First, as HartCO's answer mentioned, one advantage is that you can use it as an intermediate step in a "backdoor Roth IRA contribution", i.e. make a non-deductible contribution to Traditional IRA, and then immediately convert all of it to Roth IRA. This circumvents the income limit to make a direct contribution to Roth IRA, because both steps (non-deductible contribution to Traditional IRA, an conversion to Roth IRA) do not have income limits. Assuming you have no pre-tax funds in any Traditional/SIMPLE/SEP IRAs (and will not rollover any money into pre-tax funds for the rest of the year), this conversion will consist of all after-tax funds, and there will be no tax on the conversion. The end result will be basically the same as a regular Roth IRA contribution.

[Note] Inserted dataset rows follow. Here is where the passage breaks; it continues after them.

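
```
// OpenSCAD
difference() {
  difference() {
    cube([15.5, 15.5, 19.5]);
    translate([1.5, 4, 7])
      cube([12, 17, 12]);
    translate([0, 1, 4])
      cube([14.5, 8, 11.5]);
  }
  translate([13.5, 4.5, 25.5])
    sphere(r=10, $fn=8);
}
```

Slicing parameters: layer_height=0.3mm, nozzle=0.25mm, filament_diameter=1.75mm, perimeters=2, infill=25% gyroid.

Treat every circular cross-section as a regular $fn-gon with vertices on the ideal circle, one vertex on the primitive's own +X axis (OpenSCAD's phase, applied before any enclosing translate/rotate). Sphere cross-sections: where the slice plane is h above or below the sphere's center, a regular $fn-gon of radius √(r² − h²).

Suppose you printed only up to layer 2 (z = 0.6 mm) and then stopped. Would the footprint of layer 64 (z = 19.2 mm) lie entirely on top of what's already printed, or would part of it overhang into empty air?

entirely on top

Compare the two slices. At z = 0.6: the 15.5×15.5 cube contributes its full rectangle (area 240.25 mm²); the cube at (1.5, 4) is absent (z outside [7, 19]); the cube at (0, 1) is not intersected at this z (z outside [4, 15.5]); Taking the first minus the rest: none of the subtracted shapes is present at this height, so the 15.5×15.5 cube is unchanged — area = 240.25 mm²; the sphere at (13.5, 4.5) is absent (|z−center|=24.900 > r=10); After the difference (first − rest): none of the subtracted shapes is present at this height, so that combined region is unchanged — area = 240.25 mm². At z = 19.2: the cube is present — its section is the full 15.5×15.5 rectangle (area 240.25 mm²); the cube at (1.5, 4) is not intersected at this z (z outside [7, 19]); the cube at (0, 1) does not reach this height (z outside [4, 15.5]); Subtracting the remaining from the first: none of the subtracted shapes is present at this height, so the 15.5×15.5 cube is unchanged — area = 240.25 mm²; the r=10 sphere at (13.5, 4.5) slices to a regular 8-gon of circumradius 7.766 (√(r²−h²) with h=6.3 from center) (area = (8/2)·7.766²·sin(360°/8) = 170.58 mm²); Taking the first minus the rest: starting from that combined region (240.25 mm²), the r=10 sphere at (13.5, 4.5) partially overlaps it — only the 97.10 mm² overlap (of its 170.58 mm²) is removed, clipping the outline — area = 143.15 mm². Checking containment: the cross-section at z = 19.2 is a subset of the cross-section at z = 0.6.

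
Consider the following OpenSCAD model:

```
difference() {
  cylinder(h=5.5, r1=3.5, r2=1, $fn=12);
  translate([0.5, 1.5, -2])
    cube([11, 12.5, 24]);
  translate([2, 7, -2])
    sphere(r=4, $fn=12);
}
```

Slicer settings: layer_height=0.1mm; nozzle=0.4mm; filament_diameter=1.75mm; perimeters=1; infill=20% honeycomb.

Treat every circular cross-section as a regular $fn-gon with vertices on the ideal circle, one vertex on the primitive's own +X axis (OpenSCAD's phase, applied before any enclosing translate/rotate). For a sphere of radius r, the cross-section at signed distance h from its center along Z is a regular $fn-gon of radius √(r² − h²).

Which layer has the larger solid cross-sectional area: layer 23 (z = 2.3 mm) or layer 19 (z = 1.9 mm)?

Layer 23 (z = 2.3): the cone (r1=3.5→r2=1) has section circumradius 2.455 here — a regular 12-gon (area = (12/2)·2.455²·sin(360°/12) = 18.07 mm²); the cube at (0.5, 1.5) is present — its section is the full 11×12.5 rectangle (area 137.50 mm²); the sphere at (2, 7) is not intersected at this z (|z−center|=4.300 > r=4); After the difference (first − rest): starting from the cone (18.07 mm²), the 11×12.5 cube at (0.5, 1.5) partially overlaps it — only the 0.72 mm² overlap (of its 137.50 mm²) is removed, clipping the outline — area = 17.35 mm². So its area = 17.35 mm². Layer 19 (z = 1.9): the cone contributes a regular 12-gon of circumradius 2.636 (interpolated between r1=3.5 and r2=1 at t=0.345) (area = (12/2)·2.636²·sin(360°/12) = 20.85 mm²); the cube at (0.5, 1.5) is present — its section is the full 11×12.5 rectangle (area 137.50 mm²); the r=4 sphere at (2, 7) contributes a regular 12-gon of circumradius √(4²−3.9²) = 0.889 (area = (12/2)·0.889²·sin(360°/12) = 2.37 mm²); Subtracting the remaining from the first: starting from the cone (20.85 mm²), the 11×12.5 cube at (0.5, 1.5) partially overlaps it — only the 1.04 mm² overlap (of its 137.50 mm²) is removed, clipping the outline; the r=4 sphere at (2, 7) misses the remaining region (no effect) — area = 19.81 mm². So its area = 19.81 mm². Layer 19 is larger (19.81 vs 17.35 mm²).

layer 19 (z = 1.9 mm)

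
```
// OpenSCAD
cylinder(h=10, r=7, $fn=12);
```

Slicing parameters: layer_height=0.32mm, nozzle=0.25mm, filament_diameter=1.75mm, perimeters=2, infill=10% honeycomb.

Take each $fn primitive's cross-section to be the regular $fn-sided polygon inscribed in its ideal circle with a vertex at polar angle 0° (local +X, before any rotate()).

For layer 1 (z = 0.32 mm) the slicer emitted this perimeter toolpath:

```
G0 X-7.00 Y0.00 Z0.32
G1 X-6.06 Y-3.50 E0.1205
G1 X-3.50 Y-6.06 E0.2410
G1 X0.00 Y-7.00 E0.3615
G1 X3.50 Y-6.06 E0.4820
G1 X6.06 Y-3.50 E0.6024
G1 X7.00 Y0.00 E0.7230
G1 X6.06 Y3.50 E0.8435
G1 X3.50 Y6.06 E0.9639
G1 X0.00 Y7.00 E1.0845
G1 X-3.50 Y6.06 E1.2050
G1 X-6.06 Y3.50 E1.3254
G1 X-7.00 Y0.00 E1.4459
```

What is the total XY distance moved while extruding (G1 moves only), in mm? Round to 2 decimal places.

Sum the Euclidean lengths of each G1 segment: total = 43.47 mm.

43.47 mm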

If, on the other hand, you leave the after-tax money in Traditional IRA long-term, then any gains will be considered pre-tax (i.e. the after-tax amount, the "basis", doesn't change as the value of the IRA changes). When you withdraw it, you will be taxed on the gains part as regular income. One difference with a regular taxable account is that any transactions within the IRA are not taxed. So whereas if you buy and sell stocks all the time in a taxable account, you would be taxed on each sale, and if you hold interest-bearing assets, you would be taxed on the interest every year, if you buy and sell or get dividend or interest in the IRA, you don't get taxed on it. It just goes into the value of the account and you are taxed on all the gains when you withdraw. So in some sense it is like an asset that you buy and hold all the way until retirement, getting taxed when you sell it at the end, except that if you were to hold an asset until retirement, a taxable account is better, because the gains are taxed as long-term capital gains and not regular income.